Cette « réconciliation nationale » s’opère ainsi sous les auspices du marché
capitaliste et d’un nouveau degré de « financiarisation » de l’économie. Mais
surtout sur le dos des travailleurs qui sont une fois de plus appelés à servir
de monnaie d’échange contre les lignes de crédit de la Banque centrale
européenne. Par ricochet, la voie est ainsi ouverte aux néofascistes du parti
Fratelli d’Italia pour incarner l’opposition à ce consensus bruxellois
droitier, mais sur des bases précisément et ouvertement… fascistes.
Le discours
d’investiture de Mario Draghi en dit long sur la nature de ce consensus : une
dose de xénophobie pour complaire à la Ligue du nord, une autre d’écologie pour
satisfaire le Mouvement cinq étoiles, une autre encore de baisse de la
fiscalité sur le capital pour neutraliser la droite berlusconienne, et enfin
une ode à l’Union européenne pour s’accorder les faveurs du Parti démocrate. Le
tout agrémenté d’un serment de fidélité à l’Alliance atlantique.
Les
représentants des classes dominantes considèrent à juste titre qu’elles ne
disposent plus de majorité populaire pour progresser vers l’étape nouvelle que
réclame le système capitaliste pour son déploiement.

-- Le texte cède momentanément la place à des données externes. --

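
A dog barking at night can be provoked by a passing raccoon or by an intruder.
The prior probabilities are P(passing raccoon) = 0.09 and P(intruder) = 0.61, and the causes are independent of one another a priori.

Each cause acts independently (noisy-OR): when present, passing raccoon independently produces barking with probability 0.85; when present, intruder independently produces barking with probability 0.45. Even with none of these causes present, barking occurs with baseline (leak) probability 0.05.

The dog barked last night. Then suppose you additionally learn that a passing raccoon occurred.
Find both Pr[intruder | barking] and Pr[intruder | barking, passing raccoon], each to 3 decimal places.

Pr[intruder | barking] ≈ 0.868; Pr[intruder | barking, passing raccoon] ≈ 0.627

Under noisy-OR, P(barking | causes) = 1 − (1−0.05)·∏(1−qᵢ) over the active causes.
For the numerator, keep only intruder=true terms: 0.265060 + 0.050597 = 0.315657
The normalizing constant is 0.05×0.91×0.39 + 0.4775×0.91×0.61 + 0.8575×0.09×0.39 + 0.921625×0.09×0.61 = 0.363500
P(intruder | barking) = 0.315657/0.363500 ≈ 0.868

Now condition on the additional information:
For the numerator, keep only intruder=true terms: 0.921625×0.61 = 0.562191
The normalizing constant is 0.8575×0.39 + 0.921625×0.61 = 0.896616
Posterior = 0.562191 / 0.896616 ≈ 0.627
This is intercausal reasoning (explaining away): once passing raccoon accounts for the barking, intruder becomes less likely.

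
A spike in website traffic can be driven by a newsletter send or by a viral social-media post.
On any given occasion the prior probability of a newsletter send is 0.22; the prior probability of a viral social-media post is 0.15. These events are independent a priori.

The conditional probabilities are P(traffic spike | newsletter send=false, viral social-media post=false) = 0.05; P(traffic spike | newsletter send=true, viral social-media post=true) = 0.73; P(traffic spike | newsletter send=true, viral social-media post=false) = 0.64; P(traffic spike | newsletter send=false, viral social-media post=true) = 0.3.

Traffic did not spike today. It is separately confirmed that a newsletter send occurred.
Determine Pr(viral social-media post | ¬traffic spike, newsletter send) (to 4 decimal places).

Pr(viral social-media post | ¬traffic spike, newsletter send) ≈ 0.1169

For the numerator, keep only viral social-media post=true terms: 0.27*0.15 = 0.040500
The normalizing constant is 0.36*0.85 + 0.27*0.15 = 0.346500
Posterior = 0.040500 / 0.346500 ≈ 0.1169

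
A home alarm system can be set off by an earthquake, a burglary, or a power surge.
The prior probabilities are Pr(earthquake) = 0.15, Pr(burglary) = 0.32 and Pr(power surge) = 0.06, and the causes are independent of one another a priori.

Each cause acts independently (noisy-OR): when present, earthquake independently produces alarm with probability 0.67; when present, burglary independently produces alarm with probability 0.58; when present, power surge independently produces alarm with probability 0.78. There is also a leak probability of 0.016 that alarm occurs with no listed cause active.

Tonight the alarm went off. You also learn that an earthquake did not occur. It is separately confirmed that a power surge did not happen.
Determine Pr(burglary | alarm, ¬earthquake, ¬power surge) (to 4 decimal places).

Under noisy-OR, P(alarm | causes) = 1 − (1−0.016)·∏(1−qᵢ) over the active causes.
P(alarm | ¬earthquake, ¬power surge) = 0.016*0.68 + 0.58672*0.32 = 0.010880 + 0.187750 = 0.198630
The burglary-present share is 0.58672*0.32 = 0.187750.
Hence the posterior is 0.187750/0.198630 ≈ 0.9452.

Pr(burglary | alarm, ¬earthquake, ¬power surge) ≈ 0.9452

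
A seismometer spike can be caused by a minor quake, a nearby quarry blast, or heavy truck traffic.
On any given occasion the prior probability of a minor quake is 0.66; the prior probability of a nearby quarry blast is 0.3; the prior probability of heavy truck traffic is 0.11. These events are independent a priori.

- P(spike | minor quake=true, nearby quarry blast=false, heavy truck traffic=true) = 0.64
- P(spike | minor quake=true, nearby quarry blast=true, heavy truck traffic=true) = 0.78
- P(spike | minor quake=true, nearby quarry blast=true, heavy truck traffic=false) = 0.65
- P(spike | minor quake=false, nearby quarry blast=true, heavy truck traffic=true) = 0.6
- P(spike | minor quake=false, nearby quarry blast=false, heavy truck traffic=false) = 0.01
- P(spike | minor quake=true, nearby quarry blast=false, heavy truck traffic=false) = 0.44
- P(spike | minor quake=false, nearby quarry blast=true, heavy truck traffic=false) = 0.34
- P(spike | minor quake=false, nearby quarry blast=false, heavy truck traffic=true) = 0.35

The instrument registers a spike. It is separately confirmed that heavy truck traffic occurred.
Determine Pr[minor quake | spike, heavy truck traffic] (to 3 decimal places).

P(spike | heavy truck traffic) = 0.35·0.34·0.7 + 0.6·0.34·0.3 + 0.64·0.66·0.7 + 0.78·0.66·0.3 = 0.083300 + 0.061200 + 0.295680 + 0.154440 = 0.594620
The minor quake-present share is 0.295680 + 0.154440 = 0.450120.
So P(minor quake | spike, heavy truck traffic) = 0.450120/0.594620 ≈ 0.757.

Pr[minor quake | spike, heavy truck traffic] ≈ 0.757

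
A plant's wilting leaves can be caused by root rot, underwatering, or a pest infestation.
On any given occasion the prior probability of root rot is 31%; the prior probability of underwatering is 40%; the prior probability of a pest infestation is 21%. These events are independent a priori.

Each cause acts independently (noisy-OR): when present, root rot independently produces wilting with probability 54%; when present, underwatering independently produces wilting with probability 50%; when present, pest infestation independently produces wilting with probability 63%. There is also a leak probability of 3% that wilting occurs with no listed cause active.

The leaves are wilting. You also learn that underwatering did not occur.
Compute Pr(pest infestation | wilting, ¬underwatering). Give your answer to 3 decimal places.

Pr(pest infestation | wilting, ¬underwatering) ≈ 0.492

Under noisy-OR, P(wilting | causes) = 1 − (1−0.03)·∏(1−qᵢ) over the active causes.
P(wilting | ¬underwatering) = 0.03·0.69·0.79 + 0.6411·0.69·0.21 + 0.5538·0.31·0.79 + 0.834906·0.31·0.21 = 0.016353 + 0.092895 + 0.135626 + 0.054352 = 0.299226
Of this, 0.147247 comes from 0.092895 + 0.054352 (the pest infestation=true cases).
So P(pest infestation | wilting, ¬underwatering) = 0.147247/0.299226 ≈ 0.492.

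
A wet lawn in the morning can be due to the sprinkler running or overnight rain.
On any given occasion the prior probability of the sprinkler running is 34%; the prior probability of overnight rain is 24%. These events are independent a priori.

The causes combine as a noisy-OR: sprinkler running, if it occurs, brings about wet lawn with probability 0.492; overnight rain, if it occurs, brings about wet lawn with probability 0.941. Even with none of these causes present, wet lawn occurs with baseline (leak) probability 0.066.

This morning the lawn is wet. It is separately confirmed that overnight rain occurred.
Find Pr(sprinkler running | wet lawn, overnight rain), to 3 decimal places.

Under noisy-OR, P(wet lawn | causes) = 1 − (1−0.066)·∏(1−qᵢ) over the active causes.
For the numerator, keep only sprinkler running=true terms: 0.972006×0.34 = 0.330482
Normalizer over all consistent configurations: 0.944894×0.66 + 0.972006×0.34 = 0.954112
Posterior = 0.330482 / 0.954112 ≈ 0.346

Pr(sprinkler running | wet lawn, overnight rain) ≈ 0.346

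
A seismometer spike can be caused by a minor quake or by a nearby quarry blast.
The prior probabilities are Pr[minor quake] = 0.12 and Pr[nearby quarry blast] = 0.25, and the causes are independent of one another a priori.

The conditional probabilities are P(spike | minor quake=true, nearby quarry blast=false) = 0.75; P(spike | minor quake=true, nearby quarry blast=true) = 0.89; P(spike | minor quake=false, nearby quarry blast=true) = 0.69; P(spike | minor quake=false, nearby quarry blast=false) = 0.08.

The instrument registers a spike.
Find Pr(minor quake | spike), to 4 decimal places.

Pr(minor quake | spike) ≈ 0.3153

Sum P(spike|·) weighted by the priors over the 4 (minor quake, nearby quarry blast) configurations:
  P(spike) = 0.08*0.88*0.75 + 0.69*0.88*0.25 + 0.75*0.12*0.75 + 0.89*0.12*0.25
        = 0.052800 + 0.151800 + 0.067500 + 0.026700 = 0.298800
Configurations with minor quake contribute 0.094200, so
  P(minor quake | spike) = 0.094200 / 0.298800 ≈ 0.3153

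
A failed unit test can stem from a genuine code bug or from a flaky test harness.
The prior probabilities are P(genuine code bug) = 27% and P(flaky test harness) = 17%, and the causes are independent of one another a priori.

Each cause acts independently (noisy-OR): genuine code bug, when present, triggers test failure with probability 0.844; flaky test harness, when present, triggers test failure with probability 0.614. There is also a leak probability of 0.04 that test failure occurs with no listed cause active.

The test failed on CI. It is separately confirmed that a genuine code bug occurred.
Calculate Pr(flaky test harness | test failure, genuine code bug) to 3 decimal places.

Under noisy-OR, P(test failure | causes) = 1 − (1−0.04)·∏(1−qᵢ) over the active causes.
Weight on flaky test harness=true, given the evidence: 0.942193*0.17 = 0.160173
Denominator P(test failure | genuine code bug): 0.85024*0.83 + 0.942193*0.17 = 0.865872
Posterior = 0.160173 / 0.865872 ≈ 0.185

Pr(flaky test harness | test failure, genuine code bug) ≈ 0.185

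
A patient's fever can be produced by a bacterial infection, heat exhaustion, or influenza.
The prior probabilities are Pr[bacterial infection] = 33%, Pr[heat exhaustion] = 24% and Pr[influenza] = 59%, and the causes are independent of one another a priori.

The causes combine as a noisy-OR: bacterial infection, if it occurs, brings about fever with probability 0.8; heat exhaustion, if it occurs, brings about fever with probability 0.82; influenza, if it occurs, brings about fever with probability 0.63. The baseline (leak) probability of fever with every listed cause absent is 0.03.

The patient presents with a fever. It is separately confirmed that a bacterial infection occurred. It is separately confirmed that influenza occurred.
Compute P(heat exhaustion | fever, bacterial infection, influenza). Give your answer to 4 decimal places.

P(heat exhaustion | fever, bacterial infection, influenza) ≈ 0.2514

Under noisy-OR, P(fever | causes) = 1 − (1−0.03)·∏(1−qᵢ) over the active causes.
Sum P(fever|·) weighted by the priors over both values of heat exhaustion:
  P(fever | bacterial infection, influenza) = 0.92822×0.76 + 0.98708×0.24
        = 0.705447 + 0.236899 = 0.942346
Configurations with heat exhaustion contribute 0.236899, so
  P(heat exhaustion | fever, bacterial infection, influenza) = 0.236899 / 0.942346 ≈ 0.2514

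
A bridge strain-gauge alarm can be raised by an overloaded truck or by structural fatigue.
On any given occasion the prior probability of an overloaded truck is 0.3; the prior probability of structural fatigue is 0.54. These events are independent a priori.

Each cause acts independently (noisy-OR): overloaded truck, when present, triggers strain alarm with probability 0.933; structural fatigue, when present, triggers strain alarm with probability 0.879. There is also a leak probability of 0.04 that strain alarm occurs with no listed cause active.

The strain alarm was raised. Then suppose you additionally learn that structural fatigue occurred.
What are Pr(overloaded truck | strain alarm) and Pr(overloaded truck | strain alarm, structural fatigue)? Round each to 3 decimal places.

Pr(overloaded truck | strain alarm) ≈ 0.455; Pr(overloaded truck | strain alarm, structural fatigue) ≈ 0.325

Under noisy-OR, P(strain alarm | causes) = 1 − (1−0.04)·∏(1−qᵢ) over the active causes.
By total probability over the 4 (overloaded truck, structural fatigue) configurations:
  P(strain alarm) = 0.04*0.7*0.46 + 0.88384*0.7*0.54 + 0.93568*0.3*0.46 + 0.992217*0.3*0.54
        = 0.012880 + 0.334092 + 0.129124 + 0.160739 = 0.636835
Configurations with overloaded truck contribute 0.289863, so
  P(overloaded truck | strain alarm) = 0.289863 / 0.636835 ≈ 0.455

Now condition on the additional information:
By total probability over both values of overloaded truck:
  P(strain alarm | structural fatigue) = 0.88384×0.7 + 0.992217×0.3
        = 0.618688 + 0.297665 = 0.916353
Keeping only the overloaded truck-present terms gives 0.297665, so
  P(overloaded truck | strain alarm, structural fatigue) = 0.297665 / 0.916353 ≈ 0.325
Conditioning on structural fatigue lowers the posterior on overloaded truck: the classic explaining-away effect in a common-effect structure.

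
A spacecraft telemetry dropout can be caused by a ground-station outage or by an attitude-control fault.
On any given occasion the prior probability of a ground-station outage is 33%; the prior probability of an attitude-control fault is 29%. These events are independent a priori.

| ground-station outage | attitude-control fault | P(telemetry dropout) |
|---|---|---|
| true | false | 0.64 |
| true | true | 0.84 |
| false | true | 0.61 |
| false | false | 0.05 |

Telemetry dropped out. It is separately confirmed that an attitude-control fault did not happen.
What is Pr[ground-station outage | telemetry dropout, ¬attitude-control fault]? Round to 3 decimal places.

Pr[ground-station outage | telemetry dropout, ¬attitude-control fault] ≈ 0.863

Sum P(telemetry dropout|·) weighted by the priors over both values of ground-station outage:
  P(telemetry dropout | ¬attitude-control fault) = 0.05*0.67 + 0.64*0.33
        = 0.033500 + 0.211200 = 0.244700
Configurations with ground-station outage contribute 0.211200, so
  P(ground-station outage | telemetry dropout, ¬attitude-control fault) = 0.211200 / 0.244700 ≈ 0.863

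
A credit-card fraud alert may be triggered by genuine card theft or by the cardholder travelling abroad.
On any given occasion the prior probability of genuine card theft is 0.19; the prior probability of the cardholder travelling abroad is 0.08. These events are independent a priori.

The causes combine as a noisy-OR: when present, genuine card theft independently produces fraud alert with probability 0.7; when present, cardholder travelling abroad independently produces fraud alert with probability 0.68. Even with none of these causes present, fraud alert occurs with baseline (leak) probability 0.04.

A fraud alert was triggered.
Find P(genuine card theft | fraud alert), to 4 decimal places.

Under noisy-OR, P(fraud alert | causes) = 1 − (1−0.04)·∏(1−qᵢ) over the active causes.
Sum P(fraud alert|·) weighted by the priors over the 4 (genuine card theft, cardholder travelling abroad) configurations:
  P(fraud alert) = 0.04×0.81×0.92 + 0.6928×0.81×0.08 + 0.712×0.19×0.92 + 0.90784×0.19×0.08
        = 0.029808 + 0.044893 + 0.124458 + 0.013799 = 0.212958
The terms with genuine card theft present sum to 0.138257, so
  P(genuine card theft | fraud alert) = 0.138257 / 0.212958 ≈ 0.6492

P(genuine card theft | fraud alert) ≈ 0.6492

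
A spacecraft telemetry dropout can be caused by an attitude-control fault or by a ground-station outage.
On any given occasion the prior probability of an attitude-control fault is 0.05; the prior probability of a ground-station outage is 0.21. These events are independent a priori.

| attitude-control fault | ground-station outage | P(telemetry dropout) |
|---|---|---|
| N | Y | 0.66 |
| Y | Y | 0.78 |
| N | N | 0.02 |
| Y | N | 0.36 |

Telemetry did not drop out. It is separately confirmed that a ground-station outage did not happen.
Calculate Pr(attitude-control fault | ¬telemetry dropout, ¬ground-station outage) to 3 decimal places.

Pr(attitude-control fault | ¬telemetry dropout, ¬ground-station outage) ≈ 0.033

For the numerator, keep only attitude-control fault=true terms: 0.64*0.05 = 0.032000
The normalizing constant is 0.98*0.95 + 0.64*0.05 = 0.963000
P(attitude-control fault | ¬telemetry dropout, ¬ground-station outage) = 0.032000/0.963000 ≈ 0.033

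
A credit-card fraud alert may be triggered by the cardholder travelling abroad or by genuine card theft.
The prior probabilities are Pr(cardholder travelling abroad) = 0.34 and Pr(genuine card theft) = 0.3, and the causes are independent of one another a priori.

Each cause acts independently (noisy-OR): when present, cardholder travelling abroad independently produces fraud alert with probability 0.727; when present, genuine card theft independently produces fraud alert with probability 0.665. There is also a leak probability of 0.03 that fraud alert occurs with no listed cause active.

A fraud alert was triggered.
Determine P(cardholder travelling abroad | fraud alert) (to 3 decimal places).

P(cardholder travelling abroad | fraud alert) ≈ 0.645

Under noisy-OR, P(fraud alert | causes) = 1 − (1−0.03)·∏(1−qᵢ) over the active causes.
Numerator (weight on configurations with cardholder travelling abroad): 0.174975 + 0.092951 = 0.267926
The normalizing constant is 0.03×0.66×0.7 + 0.67505×0.66×0.3 + 0.73519×0.34×0.7 + 0.911289×0.34×0.3 = 0.415446
P(cardholder travelling abroad | fraud alert) = 0.267926/0.415446 ≈ 0.645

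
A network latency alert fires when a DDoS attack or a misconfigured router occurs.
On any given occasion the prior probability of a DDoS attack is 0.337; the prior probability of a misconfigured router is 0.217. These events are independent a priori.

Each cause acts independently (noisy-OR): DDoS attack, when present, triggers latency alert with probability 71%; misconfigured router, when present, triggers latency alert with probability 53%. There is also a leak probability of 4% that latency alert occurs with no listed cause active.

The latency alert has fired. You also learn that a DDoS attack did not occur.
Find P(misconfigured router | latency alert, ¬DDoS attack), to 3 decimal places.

Under noisy-OR, P(latency alert | causes) = 1 − (1−0.04)·∏(1−qᵢ) over the active causes.
P(latency alert | ¬DDoS attack) = 0.04*0.783 + 0.5488*0.217 = 0.031320 + 0.119090 = 0.150410
The misconfigured router-present share is 0.5488*0.217 = 0.119090.
P(misconfigured router | latency alert, ¬DDoS attack) = 0.119090 / 0.150410 ≈ 0.792

P(misconfigured router | latency alert, ¬DDoS attack) ≈ 0.792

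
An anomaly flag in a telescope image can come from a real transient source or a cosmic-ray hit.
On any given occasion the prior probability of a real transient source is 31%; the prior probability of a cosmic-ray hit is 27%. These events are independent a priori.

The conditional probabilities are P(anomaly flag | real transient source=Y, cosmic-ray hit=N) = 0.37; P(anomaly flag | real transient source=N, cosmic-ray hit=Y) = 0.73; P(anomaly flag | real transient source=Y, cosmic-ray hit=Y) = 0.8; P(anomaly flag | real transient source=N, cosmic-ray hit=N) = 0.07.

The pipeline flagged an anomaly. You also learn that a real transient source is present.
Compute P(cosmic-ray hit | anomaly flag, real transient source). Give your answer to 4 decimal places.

P(cosmic-ray hit | anomaly flag, real transient source) ≈ 0.4444

Sum P(anomaly flag|·) weighted by the priors over both values of cosmic-ray hit:
  P(anomaly flag | real transient source) = 0.37*0.73 + 0.8*0.27
        = 0.270100 + 0.216000 = 0.486100
Keeping only the cosmic-ray hit-present terms gives 0.216000, so
  P(cosmic-ray hit | anomaly flag, real transient source) = 0.216000 / 0.486100 ≈ 0.4444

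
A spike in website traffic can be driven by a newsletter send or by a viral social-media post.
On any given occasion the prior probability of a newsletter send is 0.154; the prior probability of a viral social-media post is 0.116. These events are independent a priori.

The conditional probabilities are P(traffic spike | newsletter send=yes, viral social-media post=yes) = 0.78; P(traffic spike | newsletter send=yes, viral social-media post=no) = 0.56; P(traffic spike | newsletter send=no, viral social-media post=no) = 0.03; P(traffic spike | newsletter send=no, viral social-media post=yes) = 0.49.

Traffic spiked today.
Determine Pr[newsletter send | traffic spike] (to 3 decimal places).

Pr[newsletter send | traffic spike] ≈ 0.561

By total probability over the 4 (newsletter send, viral social-media post) configurations:
  P(traffic spike) = 0.03·0.846·0.884 + 0.49·0.846·0.116 + 0.56·0.154·0.884 + 0.78·0.154·0.116
        = 0.022436 + 0.048087 + 0.076236 + 0.013934 = 0.160693
Keeping only the newsletter send-present terms gives 0.090170, so
  P(newsletter send | traffic spike) = 0.090170 / 0.160693 ≈ 0.561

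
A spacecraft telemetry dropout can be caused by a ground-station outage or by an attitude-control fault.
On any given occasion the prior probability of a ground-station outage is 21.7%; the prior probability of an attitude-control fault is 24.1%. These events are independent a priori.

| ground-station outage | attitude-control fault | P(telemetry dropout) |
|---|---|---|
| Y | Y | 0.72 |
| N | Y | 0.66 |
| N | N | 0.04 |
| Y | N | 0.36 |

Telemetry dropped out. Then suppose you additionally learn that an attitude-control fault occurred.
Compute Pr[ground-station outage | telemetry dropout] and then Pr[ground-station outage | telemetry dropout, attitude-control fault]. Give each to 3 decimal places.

Pr[ground-station outage | telemetry dropout] ≈ 0.395; Pr[ground-station outage | telemetry dropout, attitude-control fault] ≈ 0.232

By total probability over the 4 (ground-station outage, attitude-control fault) configurations:
  P(telemetry dropout) = 0.04×0.783×0.759 + 0.66×0.783×0.241 + 0.36×0.217×0.759 + 0.72×0.217×0.241
        = 0.023772 + 0.124544 + 0.059293 + 0.037654 = 0.245263
The terms with ground-station outage present sum to 0.096947, so
  P(ground-station outage | telemetry dropout) = 0.096947 / 0.245263 ≈ 0.395

Now condition on the additional information:
Weight on ground-station outage=true, given the evidence: 0.72·0.217 = 0.156240
Normalizer over all consistent configurations: 0.66·0.783 + 0.72·0.217 = 0.673020
P(ground-station outage | telemetry dropout, attitude-control fault) = 0.156240/0.673020 ≈ 0.232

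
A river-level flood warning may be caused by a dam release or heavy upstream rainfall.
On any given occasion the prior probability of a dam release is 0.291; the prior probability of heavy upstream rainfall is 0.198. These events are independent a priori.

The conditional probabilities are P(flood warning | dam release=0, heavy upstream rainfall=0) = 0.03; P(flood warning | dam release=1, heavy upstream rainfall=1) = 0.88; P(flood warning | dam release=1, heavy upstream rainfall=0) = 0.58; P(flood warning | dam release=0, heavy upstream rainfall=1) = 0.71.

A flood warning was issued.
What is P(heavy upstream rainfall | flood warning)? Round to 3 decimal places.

P(heavy upstream rainfall | flood warning) ≈ 0.497

Numerator (weight on configurations with heavy upstream rainfall): 0.099671 + 0.050704 = 0.150375
Denominator P(flood warning): 0.03*0.709*0.802 + 0.71*0.709*0.198 + 0.58*0.291*0.802 + 0.88*0.291*0.198 = 0.302796
Posterior = 0.150375 / 0.302796 ≈ 0.497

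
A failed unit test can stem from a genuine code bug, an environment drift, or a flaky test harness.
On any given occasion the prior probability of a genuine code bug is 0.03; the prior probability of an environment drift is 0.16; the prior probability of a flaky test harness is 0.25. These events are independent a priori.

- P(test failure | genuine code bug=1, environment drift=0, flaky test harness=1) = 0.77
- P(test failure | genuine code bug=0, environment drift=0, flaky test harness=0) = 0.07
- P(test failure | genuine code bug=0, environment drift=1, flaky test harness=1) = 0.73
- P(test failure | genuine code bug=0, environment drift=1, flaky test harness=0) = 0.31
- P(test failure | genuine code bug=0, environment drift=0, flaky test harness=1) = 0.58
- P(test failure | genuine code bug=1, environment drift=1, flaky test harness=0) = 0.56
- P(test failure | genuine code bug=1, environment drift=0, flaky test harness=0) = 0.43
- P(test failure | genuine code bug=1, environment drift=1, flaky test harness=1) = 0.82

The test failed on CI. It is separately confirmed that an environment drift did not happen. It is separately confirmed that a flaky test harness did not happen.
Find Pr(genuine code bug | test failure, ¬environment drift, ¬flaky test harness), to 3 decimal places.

For the numerator, keep only genuine code bug=true terms: 0.43*0.03 = 0.012900
The normalizing constant is 0.07*0.97 + 0.43*0.03 = 0.080800
Posterior = 0.012900 / 0.080800 ≈ 0.160

Pr(genuine code bug | test failure, ¬environment drift, ¬flaky test harness) ≈ 0.160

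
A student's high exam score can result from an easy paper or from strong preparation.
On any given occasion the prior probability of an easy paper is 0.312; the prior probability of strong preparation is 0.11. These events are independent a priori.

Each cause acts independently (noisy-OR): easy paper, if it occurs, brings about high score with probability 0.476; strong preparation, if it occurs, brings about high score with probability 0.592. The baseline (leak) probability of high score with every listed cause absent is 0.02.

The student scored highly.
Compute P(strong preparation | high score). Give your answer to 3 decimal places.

Under noisy-OR, P(high score | causes) = 1 − (1−0.02)·∏(1−qᵢ) over the active causes.
Enumerate the 4 (easy paper, strong preparation) configurations and weight by the priors:
  P(high score) = 0.02×0.688×0.89 + 0.60016×0.688×0.11 + 0.48648×0.312×0.89 + 0.790484×0.312×0.11
        = 0.012246 + 0.045420 + 0.135086 + 0.027129 = 0.219881
The terms with strong preparation present sum to 0.072549, so
  P(strong preparation | high score) = 0.072549 / 0.219881 ≈ 0.330

P(strong preparation | high score) ≈ 0.330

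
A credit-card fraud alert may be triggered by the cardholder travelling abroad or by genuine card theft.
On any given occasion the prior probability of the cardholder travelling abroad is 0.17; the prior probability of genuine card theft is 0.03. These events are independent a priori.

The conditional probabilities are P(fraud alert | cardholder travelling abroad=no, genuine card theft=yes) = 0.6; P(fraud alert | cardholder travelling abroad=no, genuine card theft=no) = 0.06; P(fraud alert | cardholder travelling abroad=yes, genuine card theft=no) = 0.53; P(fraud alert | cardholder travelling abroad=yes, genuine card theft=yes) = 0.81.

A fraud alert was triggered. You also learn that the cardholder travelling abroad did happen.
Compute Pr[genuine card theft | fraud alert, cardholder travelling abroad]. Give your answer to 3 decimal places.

P(fraud alert | cardholder travelling abroad) = 0.53·0.97 + 0.81·0.03 = 0.514100 + 0.024300 = 0.538400
The genuine card theft-present share is 0.81·0.03 = 0.024300.
P(genuine card theft | fraud alert, cardholder travelling abroad) = 0.024300 / 0.538400 ≈ 0.045

Pr[genuine card theft | fraud alert, cardholder travelling abroad] ≈ 0.045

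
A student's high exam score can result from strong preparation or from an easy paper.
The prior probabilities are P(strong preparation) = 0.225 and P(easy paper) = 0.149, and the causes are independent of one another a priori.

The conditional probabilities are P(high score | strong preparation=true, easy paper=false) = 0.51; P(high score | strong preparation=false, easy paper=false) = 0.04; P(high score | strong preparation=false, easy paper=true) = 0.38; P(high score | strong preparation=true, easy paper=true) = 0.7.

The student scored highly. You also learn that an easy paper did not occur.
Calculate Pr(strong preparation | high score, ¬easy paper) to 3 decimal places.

Pr(strong preparation | high score, ¬easy paper) ≈ 0.787

P(high score | ¬easy paper) = 0.04·0.775 + 0.51·0.225 = 0.031000 + 0.114750 = 0.145750
Restricting to configurations with strong preparation present: 0.51·0.225 = 0.114750.
So P(strong preparation | high score, ¬easy paper) = 0.114750/0.145750 ≈ 0.787.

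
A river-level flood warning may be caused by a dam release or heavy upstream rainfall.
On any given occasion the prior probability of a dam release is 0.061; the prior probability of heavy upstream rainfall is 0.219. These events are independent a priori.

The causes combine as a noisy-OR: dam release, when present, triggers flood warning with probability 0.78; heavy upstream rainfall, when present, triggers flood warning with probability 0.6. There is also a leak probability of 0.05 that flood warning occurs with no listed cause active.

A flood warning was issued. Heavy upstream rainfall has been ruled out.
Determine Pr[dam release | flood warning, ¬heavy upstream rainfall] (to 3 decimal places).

Under noisy-OR, P(flood warning | causes) = 1 − (1−0.05)·∏(1−qᵢ) over the active causes.
P(flood warning | ¬heavy upstream rainfall) = 0.05·0.939 + 0.791·0.061 = 0.046950 + 0.048251 = 0.095201
Restricting to configurations with dam release present: 0.791·0.061 = 0.048251.
P(dam release | flood warning, ¬heavy upstream rainfall) = 0.048251 / 0.095201 ≈ 0.507

Pr[dam release | flood warning, ¬heavy upstream rainfall] ≈ 0.507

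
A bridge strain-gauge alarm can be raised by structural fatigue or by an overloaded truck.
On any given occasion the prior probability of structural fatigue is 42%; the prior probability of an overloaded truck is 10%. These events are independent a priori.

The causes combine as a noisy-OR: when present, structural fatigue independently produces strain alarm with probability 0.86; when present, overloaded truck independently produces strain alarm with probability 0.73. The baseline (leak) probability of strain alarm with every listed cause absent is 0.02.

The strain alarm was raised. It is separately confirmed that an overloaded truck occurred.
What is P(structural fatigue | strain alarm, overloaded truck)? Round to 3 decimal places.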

Ils travaillent à
l’alliance des anciens partis sociaux-démocrates et des forces baptisées
populistes de droite ou de gauche pour tenter de s’assurer la majorité sociale
et politique qui leur échappe, pour ainsi éviter toute forme de contestation
trop radicale. Les mouvements sociaux discontinuent et celui des Gilets jaunes
avec le soutien massif qu’ils ont reçu, comme la sourde protestation qui se
répand sur les enjeux de santé fait cogiter en haut lieu et bien au-delà de la
France. Ceci au prix d’une inquiétante redéfinition du champ politique qui se
déporte toujours plus vers la droite et tend à gommer toute expression
anticapitaliste. L’ingestion par le pouvoir macroniste et la droite des thèses
de l’extrême droite en France, spectaculaire ces derniers jours, laisse augurer
une nouvelle recomposition politique si ceux qui ont intérêt à un changement de
politique et de société ne se lèvent pas. Entre des pans entiers d’électorat
socialiste conquis en 2017 et neutralisés depuis, et M. Darmanin qui braconne
sans vergogne sur les terres idéologiques de l’extrême droite, l’arc macroniste
n’est en effet pas si éloigné de celui de M. Draghi. Avec, une fois encore, les
réformes structurelles contre les retraites, la propriété publique et la
Sécurité sociale pour viatique.
On observera
dans l’actualité italienne la grande faiblesse de la force communiste. Celle se
réclamant du populisme de gauche, qui, en refusant de s’organiser sur une base
solide de classe et recourant à des raccourcis souvent outranciers, se trouvent
finalement ballotée par le vent politique. Jusqu’à se fondre dans un
gouvernement au service des puissances financières.
Ceci nous
oblige à réagir. Les forces libérales, instruites par le succès de Trump et des
extrêmes droites européennes, sont en train de pactiser avec ces dernières pour
défricher le terrain d’une offensive redoublée contre les droits sociaux et
démocratiques. Avec pour notable conséquence un glissement considérable du
débat public vers l’extrême droite. La séquence xénophobe orchestrée par le
pouvoir la semaine dernière — entre le rapprochement Darmanin/Le Pen, la loi
séparatisme, la polémique sur Trappes puis sur un prétendu « islamo-gauchisme »
l’illustre parfaitement.
Cette
opération d’envergure a pour principale fonction de rendre invisible le
durcissement de la lutte de classes, les désastres sociaux, la corruption de
l’industrie pharmaceutique, la misère galopante et les mauvais coups en
préparation contre le monde du travail, la jeunesse et les familles populaires
sous prétexte des dettes contractées par l’Etat pour faire face aux
conséquences de la pandémie.
Sans
l’organisation d’une résistance contre la dé-civilisation capitaliste, sans
force ni visée communiste rassembleuse sur un projet de civilisation nouvelle,
la stratégie adoptée par les forces capitalistes risque d’entraîner notre
continent vers de très sombres lendemains. Travailler à l’union populaire pour
des changements de politique et de société relève d’une urgente nécessité.